Selon le blog spécialisé Oryx, qui tient une liste des pertes matérielles russes et ukrainiennes depuis février 2024, 10.952 véhicules russes ont été détruits à ce jour. S'il l'on multiplie ainsi 10.952 par trois, on obtient 32.856 morts. Un chiffre qui ne comprendrait que les soldats présents dans les véhicules au moment de leur destruction.

Le média russe Mediazona vient toutefois nuancer cette théorie: "Toucher des véhicules blindés ne signifie pas toujours la mort de l'équipage: les images de drones montrent souvent des soldats en train d'évacuer".

La BBC précise qu'une augmentation du nombre de soldats tués a été observée en janvier 2023 dans la région de Donetsk, occupée par Moscou, au printemps 2023 lors de la bataille de Bakhmout ou encore lors de l'offensive d'ampleur sur la ville d'Avdiïvka, lancée à l'automne dernier et qui aura duré quatre mois.

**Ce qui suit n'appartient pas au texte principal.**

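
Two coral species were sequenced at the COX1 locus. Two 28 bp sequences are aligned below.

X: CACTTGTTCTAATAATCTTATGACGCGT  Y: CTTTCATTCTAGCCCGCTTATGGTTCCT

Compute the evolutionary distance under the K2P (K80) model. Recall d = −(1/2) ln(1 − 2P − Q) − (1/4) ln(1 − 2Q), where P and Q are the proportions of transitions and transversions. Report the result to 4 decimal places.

Of 28 sites, 7 differences are transitions and 6 are transversions, so P = 7/28 = 0.25 and Q = 6/28 ≈ 0.214286.
Under the Kimura two-parameter model, d = −½ ln(1 − 2P − Q) − ¼ ln(1 − 2Q).
1 − 2P − Q = 0.285714, giving −½ ln(0.285714) = 0.626382.
1 − 2Q = 0.571428, giving −¼ ln(0.571428) = 0.139904.
d = 0.626382 + 0.139904 = 0.766286.

0.7663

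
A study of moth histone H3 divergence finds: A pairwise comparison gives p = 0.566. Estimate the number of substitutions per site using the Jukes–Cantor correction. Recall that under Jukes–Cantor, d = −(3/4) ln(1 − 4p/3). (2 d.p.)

d = −(3/4) ln(1 − 4p/3) = −0.75 ln(1 − 0.754667) = −0.75 ln(0.245333)
  = −0.75 × (-1.405139) = 1.053854 substitutions/site.

1.05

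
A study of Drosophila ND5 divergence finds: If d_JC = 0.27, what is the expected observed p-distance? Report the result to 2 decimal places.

0.23

p = (3/4)(1 − e^(−4d/3)) = 0.75 × (1 − e^(-0.36)) = 0.75 × (1 − 0.697676) = 0.226743.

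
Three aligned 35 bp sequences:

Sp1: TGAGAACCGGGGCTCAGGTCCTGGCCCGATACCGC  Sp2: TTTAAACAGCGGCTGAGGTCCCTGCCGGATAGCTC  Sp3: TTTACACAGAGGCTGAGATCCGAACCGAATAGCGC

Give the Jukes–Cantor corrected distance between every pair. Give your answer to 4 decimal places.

d(Sp1,Sp2) = 0.4073, d(Sp1,Sp3) = 0.5716, d(Sp2,Sp3) = 0.2726

Sp1–Sp2: 11/35 sites differ → p ≈ 0.314286, d = −0.75 ln(1 − 0.419048) = 0.407315 ≈ 0.4073.
Sp1–Sp3: 14/35 sites differ → p = 0.4, d = −0.75 ln(1 − 0.533333) = 0.571605 ≈ 0.5716.
Sp2–Sp3: 8/35 sites differ → p ≈ 0.228571, d = −0.75 ln(1 − 0.304761) = 0.272625 ≈ 0.2726.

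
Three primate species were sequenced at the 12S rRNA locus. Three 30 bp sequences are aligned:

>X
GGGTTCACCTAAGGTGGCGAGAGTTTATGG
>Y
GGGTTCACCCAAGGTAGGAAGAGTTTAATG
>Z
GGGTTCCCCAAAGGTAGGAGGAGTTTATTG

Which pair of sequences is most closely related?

X–Y: 6/30 differ, p = 0.200, d = 0.233.
X–Z: 7/30 differ, p = 0.233, d = 0.280.
Y–Z: 4/30 differ, p = 0.133, d = 0.147.
The smallest distance is between Y and Z.

Y and Z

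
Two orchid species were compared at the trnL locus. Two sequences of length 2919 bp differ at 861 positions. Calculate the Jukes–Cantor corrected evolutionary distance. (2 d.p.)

p = 861/2919 ≈ 0.294964.
d = −(3/4) ln(1 − 4p/3) = −0.75 ln(1 − 0.393285) = −0.75 ln(0.606715)
  = −0.75 × (-0.499696) = 0.374772 substitutions/site.

0.37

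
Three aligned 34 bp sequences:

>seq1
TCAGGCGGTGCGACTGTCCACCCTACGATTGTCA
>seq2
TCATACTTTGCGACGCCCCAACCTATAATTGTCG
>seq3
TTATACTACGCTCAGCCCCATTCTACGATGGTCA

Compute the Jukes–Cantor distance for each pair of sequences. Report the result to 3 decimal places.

d(seq1,seq2) = 0.423, d(seq1,seq3) = 0.665, d(seq2,seq3) = 0.477

seq1–seq2: 11/34 sites differ → p ≈ 0.323529, d = −0.75 ln(1 − 0.431372) = 0.423397 ≈ 0.423.
seq1–seq3: 15/34 sites differ → p ≈ 0.441176, d = −0.75 ln(1 − 0.588235) = 0.665477 ≈ 0.665.
seq2–seq3: 12/34 sites differ → p ≈ 0.352941, d = −0.75 ln(1 − 0.470588) = 0.476991 ≈ 0.477.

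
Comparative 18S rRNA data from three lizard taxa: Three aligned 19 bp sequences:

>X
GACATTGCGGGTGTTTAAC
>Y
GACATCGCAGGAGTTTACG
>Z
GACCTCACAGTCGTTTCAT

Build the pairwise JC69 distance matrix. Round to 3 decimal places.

d(X,Y) = 0.324, d(X,Z) = 0.618, d(Y,Z) = 0.507

X–Y: 5/19 sites differ → p ≈ 0.263158, d = −0.75 ln(1 − 0.350877) = 0.324100 ≈ 0.324.
X–Z: 8/19 sites differ → p ≈ 0.421053, d = −0.75 ln(1 − 0.561404) = 0.618132 ≈ 0.618.
Y–Z: 7/19 sites differ → p ≈ 0.368421, d = −0.75 ln(1 − 0.491228) = 0.506816 ≈ 0.507.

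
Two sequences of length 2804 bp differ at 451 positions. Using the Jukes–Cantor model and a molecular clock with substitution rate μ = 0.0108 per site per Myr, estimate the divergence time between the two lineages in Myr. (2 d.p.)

p = 451/2804 ≈ 0.160842.
d = −(3/4) ln(1 − 4p/3) = −0.75 ln(1 − 0.214456) = −0.75 ln(0.785544)
  = −0.75 × (-0.241379) = 0.181034 substitutions/site.
Under a molecular clock d = 2μt, so t = d/(2μ) = 0.181034 / (2 × 0.0108) = 8.38 Myr.

8.38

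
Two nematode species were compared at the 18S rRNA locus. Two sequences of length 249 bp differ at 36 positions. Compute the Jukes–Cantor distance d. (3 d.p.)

p = 36/249 ≈ 0.144578.
d = −(3/4) ln(1 − 4p/3) = −0.75 ln(1 − 0.192771) = −0.75 ln(0.807229)
  = −0.75 × (-0.214148) = 0.160611 substitutions/site.

0.161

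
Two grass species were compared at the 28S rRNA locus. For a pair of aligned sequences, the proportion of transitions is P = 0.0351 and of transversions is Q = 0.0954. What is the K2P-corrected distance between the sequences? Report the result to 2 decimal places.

0.14

Under the Kimura two-parameter model, d = −½ ln(1 − 2P − Q) − ¼ ln(1 − 2Q).
1 − 2P − Q = 0.8344, giving −½ ln(0.8344) = 0.090521.
1 − 2Q = 0.8092, giving −¼ ln(0.8092) = 0.052927.
d = 0.090521 + 0.052927 = 0.143448.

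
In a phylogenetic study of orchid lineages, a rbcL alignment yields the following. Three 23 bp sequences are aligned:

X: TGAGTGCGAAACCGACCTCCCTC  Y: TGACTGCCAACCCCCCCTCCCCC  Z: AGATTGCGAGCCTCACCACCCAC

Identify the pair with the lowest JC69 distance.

X and Y

X–Y: 6/23 differ, p = 0.261, d = 0.321.
X–Z: 8/23 differ, p = 0.348, d = 0.467.
Y–Z: 8/23 differ, p = 0.348, d = 0.467.
The smallest distance is between X and Y.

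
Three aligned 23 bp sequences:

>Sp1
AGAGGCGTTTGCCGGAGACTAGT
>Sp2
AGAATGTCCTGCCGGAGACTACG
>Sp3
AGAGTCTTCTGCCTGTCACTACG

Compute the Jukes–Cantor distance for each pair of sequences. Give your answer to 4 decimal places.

Sp1–Sp2: 8/23 sites differ → p ≈ 0.347826, d = −0.75 ln(1 − 0.463768) = 0.467391 ≈ 0.4674.
Sp1–Sp3: 8/23 sites differ → p ≈ 0.347826, d = −0.75 ln(1 − 0.463768) = 0.467391 ≈ 0.4674.
Sp2–Sp3: 6/23 sites differ → p ≈ 0.26087, d = −0.75 ln(1 − 0.347827) = 0.320584 ≈ 0.3206.

d(Sp1,Sp2) = 0.4674, d(Sp1,Sp3) = 0.4674, d(Sp2,Sp3) = 0.3206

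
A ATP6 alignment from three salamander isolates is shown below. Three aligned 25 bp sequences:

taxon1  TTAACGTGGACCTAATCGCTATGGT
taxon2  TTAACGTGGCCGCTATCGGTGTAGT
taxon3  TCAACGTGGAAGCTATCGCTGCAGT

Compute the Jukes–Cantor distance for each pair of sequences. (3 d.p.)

taxon1–taxon2: 7/25 sites differ → p = 0.28, d = −0.75 ln(1 − 0.373333) = 0.350505 ≈ 0.351.
taxon1–taxon3: 8/25 sites differ → p = 0.32, d = −0.75 ln(1 − 0.426667) = 0.417216 ≈ 0.417.
taxon2–taxon3: 5/25 sites differ → p = 0.2, d = −0.75 ln(1 − 0.266667) = 0.232617 ≈ 0.233.

d(taxon1,taxon2) = 0.351, d(taxon1,taxon3) = 0.417, d(taxon2,taxon3) = 0.233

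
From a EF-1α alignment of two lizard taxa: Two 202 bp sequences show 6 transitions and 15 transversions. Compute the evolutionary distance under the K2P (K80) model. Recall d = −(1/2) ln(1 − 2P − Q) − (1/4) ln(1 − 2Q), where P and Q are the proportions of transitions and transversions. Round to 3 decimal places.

0.112

P = 6/202 ≈ 0.029703 and Q = 15/202 ≈ 0.074257.
Under the Kimura two-parameter model, d = −½ ln(1 − 2P − Q) − ¼ ln(1 − 2Q).
1 − 2P − Q = 0.866337, giving −½ ln(0.866337) = 0.071741.
1 − 2Q = 0.851486, giving −¼ ln(0.851486) = 0.040193.
d = 0.071741 + 0.040193 = 0.111934.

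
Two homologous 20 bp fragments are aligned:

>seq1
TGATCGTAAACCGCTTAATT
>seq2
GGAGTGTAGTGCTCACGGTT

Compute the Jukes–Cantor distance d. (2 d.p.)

The sequences differ at 11 of 20 sites, so p = 11/20 = 0.55.
d = −(3/4) ln(1 − 4p/3) = −0.75 ln(1 − 0.733333) = −0.75 ln(0.266667)
  = −0.75 × (-1.321755) = 0.991316 substitutions/site.

0.99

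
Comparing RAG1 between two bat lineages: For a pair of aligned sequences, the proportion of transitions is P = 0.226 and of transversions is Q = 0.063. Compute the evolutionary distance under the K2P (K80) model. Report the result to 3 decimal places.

0.395

Under the Kimura two-parameter model, d = −½ ln(1 − 2P − Q) − ¼ ln(1 − 2Q).
1 − 2P − Q = 0.485, giving −½ ln(0.485) = 0.361803.
1 − 2Q = 0.874, giving −¼ ln(0.874) = 0.033669.
d = 0.361803 + 0.033669 = 0.395472.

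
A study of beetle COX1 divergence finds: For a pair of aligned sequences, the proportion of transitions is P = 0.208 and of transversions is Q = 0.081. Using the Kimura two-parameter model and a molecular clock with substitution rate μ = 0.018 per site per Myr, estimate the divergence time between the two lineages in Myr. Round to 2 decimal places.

10.77

Under the Kimura two-parameter model, d = −½ ln(1 − 2P − Q) − ¼ ln(1 − 2Q).
1 − 2P − Q = 0.503, giving −½ ln(0.503) = 0.343583.
1 − 2Q = 0.838, giving −¼ ln(0.838) = 0.044184.
d = 0.343583 + 0.044184 = 0.387767.
Under a molecular clock d = 2μt, so t = d/(2μ) = 0.387767 / (2 × 0.018) = 10.77 Myr.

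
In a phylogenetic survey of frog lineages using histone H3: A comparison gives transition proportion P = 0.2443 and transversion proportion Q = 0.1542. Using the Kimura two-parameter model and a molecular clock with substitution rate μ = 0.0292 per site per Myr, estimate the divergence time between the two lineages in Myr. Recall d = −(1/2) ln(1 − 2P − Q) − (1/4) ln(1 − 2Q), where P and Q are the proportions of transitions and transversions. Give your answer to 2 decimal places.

10.39

Under the Kimura two-parameter model, d = −½ ln(1 − 2P − Q) − ¼ ln(1 − 2Q).
1 − 2P − Q = 0.3572, giving −½ ln(0.3572) = 0.514730.
1 − 2Q = 0.6916, giving −¼ ln(0.6916) = 0.092187.
d = 0.514730 + 0.092187 = 0.606917.
Under a molecular clock d = 2μt, so t = d/(2μ) = 0.606917 / (2 × 0.0292) = 10.39 Myr.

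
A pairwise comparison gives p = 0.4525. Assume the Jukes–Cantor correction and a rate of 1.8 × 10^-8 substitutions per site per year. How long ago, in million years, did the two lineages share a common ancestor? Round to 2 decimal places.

d = −(3/4) ln(1 − 4p/3) = −0.75 ln(1 − 0.603333) = −0.75 ln(0.396667)
  = −0.75 × (-0.924658) = 0.693494 substitutions/site.
Under a molecular clock d = 2μt, so t = d/(2μ) = 0.693494 / (2 × 1.8 × 10^-8) = 19.26 million years.

19.26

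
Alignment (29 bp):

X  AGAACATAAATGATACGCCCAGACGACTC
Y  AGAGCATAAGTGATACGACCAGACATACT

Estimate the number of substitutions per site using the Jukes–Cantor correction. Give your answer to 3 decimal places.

The sequences differ at 8 of 29 sites (4, 10, 18, 25, 26, 27, 28, 29), so p = 8/29 ≈ 0.275862.
d = −(3/4) ln(1 − 4p/3) = −0.75 ln(1 − 0.367816) = −0.75 ln(0.632184)
  = −0.75 × (-0.458575) = 0.343931 substitutions/site.

0.344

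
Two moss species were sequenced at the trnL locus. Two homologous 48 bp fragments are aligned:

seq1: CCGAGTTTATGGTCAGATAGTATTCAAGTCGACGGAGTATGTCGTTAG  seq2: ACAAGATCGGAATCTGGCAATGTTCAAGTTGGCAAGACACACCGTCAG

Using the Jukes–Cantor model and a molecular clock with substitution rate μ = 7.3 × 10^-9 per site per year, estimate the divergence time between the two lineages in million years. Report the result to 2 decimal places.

56.44

The sequences differ at 24 of 48 sites, so p = 24/48 = 0.5.
d = −(3/4) ln(1 − 4p/3) = −0.75 ln(1 − 0.666667) = −0.75 ln(0.333333)
  = −0.75 × (-1.098613) = 0.823960 substitutions/site.
Under a molecular clock d = 2μt, so t = d/(2μ) = 0.823960 / (2 × 7.3 × 10^-9) = 56.44 million years.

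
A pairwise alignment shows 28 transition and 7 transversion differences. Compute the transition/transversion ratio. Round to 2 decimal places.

R = 28/7 = 4.00.

4.00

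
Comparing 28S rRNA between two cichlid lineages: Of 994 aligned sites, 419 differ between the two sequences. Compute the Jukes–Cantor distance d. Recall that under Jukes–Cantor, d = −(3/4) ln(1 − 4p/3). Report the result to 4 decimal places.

p = 419/994 ≈ 0.421529.
d = −(3/4) ln(1 − 4p/3) = −0.75 ln(1 − 0.562039) = −0.75 ln(0.437961)
  = −0.75 × (-0.825625) = 0.619219 substitutions/site.

0.6192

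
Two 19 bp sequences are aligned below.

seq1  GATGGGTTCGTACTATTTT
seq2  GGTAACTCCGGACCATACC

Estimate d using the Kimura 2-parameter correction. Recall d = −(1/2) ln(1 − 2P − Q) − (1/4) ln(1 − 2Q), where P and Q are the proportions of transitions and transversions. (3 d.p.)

1.221

Of 19 sites, 7 differences are transitions and 3 are transversions, so P = 7/19 ≈ 0.368421 and Q = 3/19 ≈ 0.157895.
Under the Kimura two-parameter model, d = −½ ln(1 − 2P − Q) − ¼ ln(1 − 2Q).
1 − 2P − Q = 0.105263, giving −½ ln(0.105263) = 1.125647.
1 − 2Q = 0.68421, giving −¼ ln(0.68421) = 0.094873.
d = 1.125647 + 0.094873 = 1.220520.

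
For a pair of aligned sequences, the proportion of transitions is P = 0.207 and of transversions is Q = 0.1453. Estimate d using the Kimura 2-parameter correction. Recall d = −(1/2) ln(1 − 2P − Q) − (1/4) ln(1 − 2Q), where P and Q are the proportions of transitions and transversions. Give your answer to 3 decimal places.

0.496

Under the Kimura two-parameter model, d = −½ ln(1 − 2P − Q) − ¼ ln(1 − 2Q).
1 − 2P − Q = 0.4407, giving −½ ln(0.4407) = 0.409695.
1 − 2Q = 0.7094, giving −¼ ln(0.7094) = 0.085834.
d = 0.409695 + 0.085834 = 0.495529.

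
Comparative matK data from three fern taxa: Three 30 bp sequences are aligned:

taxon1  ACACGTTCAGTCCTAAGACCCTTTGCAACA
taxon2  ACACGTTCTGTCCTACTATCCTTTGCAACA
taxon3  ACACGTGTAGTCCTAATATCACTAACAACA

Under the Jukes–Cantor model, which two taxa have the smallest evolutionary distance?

taxon1 and taxon2

taxon1–taxon2: 4/30 differ, p = 0.133, d = 0.147.
taxon1–taxon3: 8/30 differ, p = 0.267, d = 0.330.
taxon2–taxon3: 8/30 differ, p = 0.267, d = 0.330.
The smallest distance is between taxon1 and taxon2.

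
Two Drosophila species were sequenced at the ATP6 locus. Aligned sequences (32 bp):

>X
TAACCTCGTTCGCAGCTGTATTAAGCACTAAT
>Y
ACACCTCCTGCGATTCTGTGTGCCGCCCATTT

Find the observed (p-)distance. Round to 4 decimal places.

0.4688

The sequences differ at 15 of 32 positions.
p = 15/32 = 0.46875 ≈ 0.4688 (to 4 d.p.).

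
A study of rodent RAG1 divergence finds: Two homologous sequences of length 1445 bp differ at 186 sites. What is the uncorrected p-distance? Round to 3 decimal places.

p = 186/1445 = 0.128719… ≈ 0.129 (to 3 d.p.).

0.129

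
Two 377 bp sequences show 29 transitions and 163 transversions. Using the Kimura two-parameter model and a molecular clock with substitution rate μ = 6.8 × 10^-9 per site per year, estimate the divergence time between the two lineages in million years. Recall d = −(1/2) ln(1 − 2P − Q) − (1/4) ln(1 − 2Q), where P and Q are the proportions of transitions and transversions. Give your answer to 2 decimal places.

P = 29/377 ≈ 0.076923 and Q = 163/377 ≈ 0.432361.
Under the Kimura two-parameter model, d = −½ ln(1 − 2P − Q) − ¼ ln(1 − 2Q).
1 − 2P − Q = 0.413793, giving −½ ln(0.413793) = 0.441195.
1 − 2Q = 0.135278, giving −¼ ln(0.135278) = 0.500106.
d = 0.441195 + 0.500106 = 0.941301.
Under a molecular clock d = 2μt, so t = d/(2μ) = 0.941301 / (2 × 6.8 × 10^-9) = 69.21 million years.

69.21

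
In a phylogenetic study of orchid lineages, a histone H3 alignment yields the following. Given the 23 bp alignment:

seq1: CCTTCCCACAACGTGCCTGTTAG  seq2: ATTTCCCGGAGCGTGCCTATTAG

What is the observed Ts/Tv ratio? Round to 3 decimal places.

Transitions are A↔G and C↔T; transversions are all other mismatches.
Transitions: 4. Transversions: 2.
R = 4/2 = 2.000.

2.000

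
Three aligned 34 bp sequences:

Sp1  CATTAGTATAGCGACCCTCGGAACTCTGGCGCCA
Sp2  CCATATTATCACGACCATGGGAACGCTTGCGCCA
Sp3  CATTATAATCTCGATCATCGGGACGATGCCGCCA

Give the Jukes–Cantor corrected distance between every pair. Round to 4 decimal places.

d(Sp1,Sp2) = 0.3265, d(Sp1,Sp3) = 0.3734, d(Sp2,Sp3) = 0.3734

Sp1–Sp2: 9/34 sites differ → p ≈ 0.264706, d = −0.75 ln(1 − 0.352941) = 0.326488 ≈ 0.3265.
Sp1–Sp3: 10/34 sites differ → p ≈ 0.294118, d = −0.75 ln(1 − 0.392157) = 0.373379 ≈ 0.3734.
Sp2–Sp3: 10/34 sites differ → p ≈ 0.294118, d = −0.75 ln(1 − 0.392157) = 0.373379 ≈ 0.3734.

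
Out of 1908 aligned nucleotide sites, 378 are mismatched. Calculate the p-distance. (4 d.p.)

0.1981

p = 378/1908 = 0.198113… ≈ 0.1981 (to 4 d.p.).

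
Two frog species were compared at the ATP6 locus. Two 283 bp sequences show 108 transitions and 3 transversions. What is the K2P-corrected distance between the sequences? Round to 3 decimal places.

P = 108/283 ≈ 0.381625 and Q = 3/283 ≈ 0.010601.
Under the Kimura two-parameter model, d = −½ ln(1 − 2P − Q) − ¼ ln(1 − 2Q).
1 − 2P − Q = 0.226149, giving −½ ln(0.226149) = 0.743281.
1 − 2Q = 0.978798, giving −¼ ln(0.978798) = 0.005357.
d = 0.743281 + 0.005357 = 0.748638.

0.749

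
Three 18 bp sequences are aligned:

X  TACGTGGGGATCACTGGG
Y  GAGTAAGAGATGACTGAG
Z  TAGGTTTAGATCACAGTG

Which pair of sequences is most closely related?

X and Z

X–Y: 8/18 differ, p = 0.444, d = 0.673.
X–Z: 6/18 differ, p = 0.333, d = 0.441.
Y–Z: 8/18 differ, p = 0.444, d = 0.673.
The smallest distance is between X and Z.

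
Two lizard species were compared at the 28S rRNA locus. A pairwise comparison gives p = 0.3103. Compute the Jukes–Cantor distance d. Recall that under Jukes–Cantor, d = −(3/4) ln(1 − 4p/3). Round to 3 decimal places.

0.400

d = −(3/4) ln(1 − 4p/3) = −0.75 ln(1 − 0.413733) = −0.75 ln(0.586267)
  = −0.75 × (-0.533980) = 0.400485 substitutions/site.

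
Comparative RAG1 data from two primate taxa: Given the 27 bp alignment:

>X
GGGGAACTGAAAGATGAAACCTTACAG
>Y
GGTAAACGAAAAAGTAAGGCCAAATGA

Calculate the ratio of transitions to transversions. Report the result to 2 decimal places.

2.50

Transitions are A↔G and C↔T; transversions are all other mismatches.
Transitions: 10. Transversions: 4.
R = 10/4 = 2.50.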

Le groupe de mercenaires Wagner, qui a aidé la Russie à capturer Bakhmout, estimait alors les pertes de son groupe à 22.000 personnes, précise le média britannique.

La stratégie de la "chair à canon"

Cette hausse des pertes humaines s'explique par la stratégie alors adoptée par Moscou: la stratégie de la "chair à canon" ou du "hachoir à viande".

"Cela consiste à envoyer massivement des soldats pour submerger le front et épuiser les forces ukrainiennes", explique le général Jérôme Pellistrandi qui fait un parallèle avec l'Armée rouge durant la Seconde Guerre mondiale qui "n'hésitait pas à sacrifier pour gagner".

Mais comparé au XXème siècle, Moscou ne possède plus de la même ressource démographique. "Aujourd'hui, la Russie ne peut plus envoyer des millions d'hommes, de la chair à canon gratuite. Mais aujourd'hui, elle a de l'argent pour se payer des contractuels", déclare Arnaud Dubien, le directeur de l'Observatoire franco-russe à Moscou. Des contractuels dont la mort coûte donc cher.

L'enquête de la BBC nous apprend d'ailleurs que le profil des soldats a évolué au fil de la guerre. Les soldats expérimentés, blessés ou tués au début du conflit, ont peu à peu été remplacés par des volontaires, des civils ou encore des prisonniers à qui on promettait l'amnistie en échange de leur engagement. Faiblement formés, ces soldats ont une chance de survie moindre.